For a start, it’s fun. It might not reach quite the dizzying heights of the Sunday Spectacular from times and massive budgets past, where magicians, musicians and more were brought in to wow the crowds (Lionel Richie was one particularly memorable, if slightly cheesy, highlight). But it’s fast-paced, dynamic, and there’s always something worth turning up to see.
This year that might well be footage of Ang Lee’s new film, ‘Billy Lynn’s Long Halftime Walk’, which was shot in 120fps 4K 3D and is, by all accounts, jaw-dropping. Mr Lee is getting awarded the special International Honour for Excellence at the ceremony, so he’ll definitely be there with something to show. Likewise, NASA is getting a gong for, well, being NASA really, which should be worth turning up for alone.

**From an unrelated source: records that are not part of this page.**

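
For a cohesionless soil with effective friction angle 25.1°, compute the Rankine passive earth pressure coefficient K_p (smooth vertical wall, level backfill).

K_p = (1 + sin φ)/(1 − sin φ) = tan²(45° + 25.1°/2) = 2.473.

2.47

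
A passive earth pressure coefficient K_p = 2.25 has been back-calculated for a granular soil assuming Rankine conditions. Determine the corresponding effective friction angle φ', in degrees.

22.6°

K_p = (1+sin φ)/(1−sin φ) ⇒ sin φ = (K_p − 1)/(K_p + 1) = 0.3846.
φ = arcsin(0.3846) = 22.62°.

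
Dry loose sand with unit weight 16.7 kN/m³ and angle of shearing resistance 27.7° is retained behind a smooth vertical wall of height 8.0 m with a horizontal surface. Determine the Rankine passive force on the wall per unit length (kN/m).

1460 kN/m

K_p = tan²(45° + φ/2) = 2.737.
P_p = ½ K_p γ H² = 0.5 × 2.737 × 16.7 × 8.0² = 1463 kN/m.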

Chief interest for us though are the Innovation Awards, which historically have always been about the application of new technology in interesting new manners, and this year are something of a vintage crop.

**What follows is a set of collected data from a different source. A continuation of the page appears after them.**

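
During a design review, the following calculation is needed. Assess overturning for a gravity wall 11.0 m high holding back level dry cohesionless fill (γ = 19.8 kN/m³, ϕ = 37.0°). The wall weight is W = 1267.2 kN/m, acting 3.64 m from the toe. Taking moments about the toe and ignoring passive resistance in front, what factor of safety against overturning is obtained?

4.22

K_a = tan²(45° − 37.0°/2) = 0.2486.
P_a = ½K_aγH² = 0.5×0.2486×19.8×11.0² = 297.8 kN/m, acting at H/3 = 3.667 m above the base.
Overturning moment M_o = P_a × H/3 = 297.8 × 3.667 = 1092.
Resisting moment M_r = W × 3.64 = 1267.2 × 3.64 = 4613.
FS_overturning = M_r/M_o = 4613/1092 = 4.225.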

On the content side of things, ESPN’s Pylon Cameras have replaced corner posts in some American Football games and have pulled off the neat trick of a) having crush impact zones to avoid injuring players while b) still delivering multiple views from each pylon. There there’s the live IP studio built by the EBU and housed at VRT Sandbox in Brussels, which is using open standards, to demonstrate interconnectivity between equipment from multiple vendors and build a working, production studio around IP workflows for live television.
The content management contenders are cool too, and feature a German reality TV programme that was filmed on remote islands off the coast of Central America and edited remotely using Editshare kit back in Cologne. Another approach to the same genre saw China’s ‘The 15 of Us’ go out via a video portal and essentially make 120 HD cameras and two 360˚ cameras available at all times to viewers – 3000 hours of content a day for a full year.
And on the delivery side of the industry, the UK’s BT Sport is tapped for its launch of an Ultra HD channel, which is already over a year old; Swisscom has developed a User Interface which has been designed from the ground up to cope with 250 channels; and UEFA, the EVS and the EBU’s Next Generation Services Project, which attempts to deliver a host of unified additional content to football games from data feeds to multiple angles and linked second screen experiences is also in the running.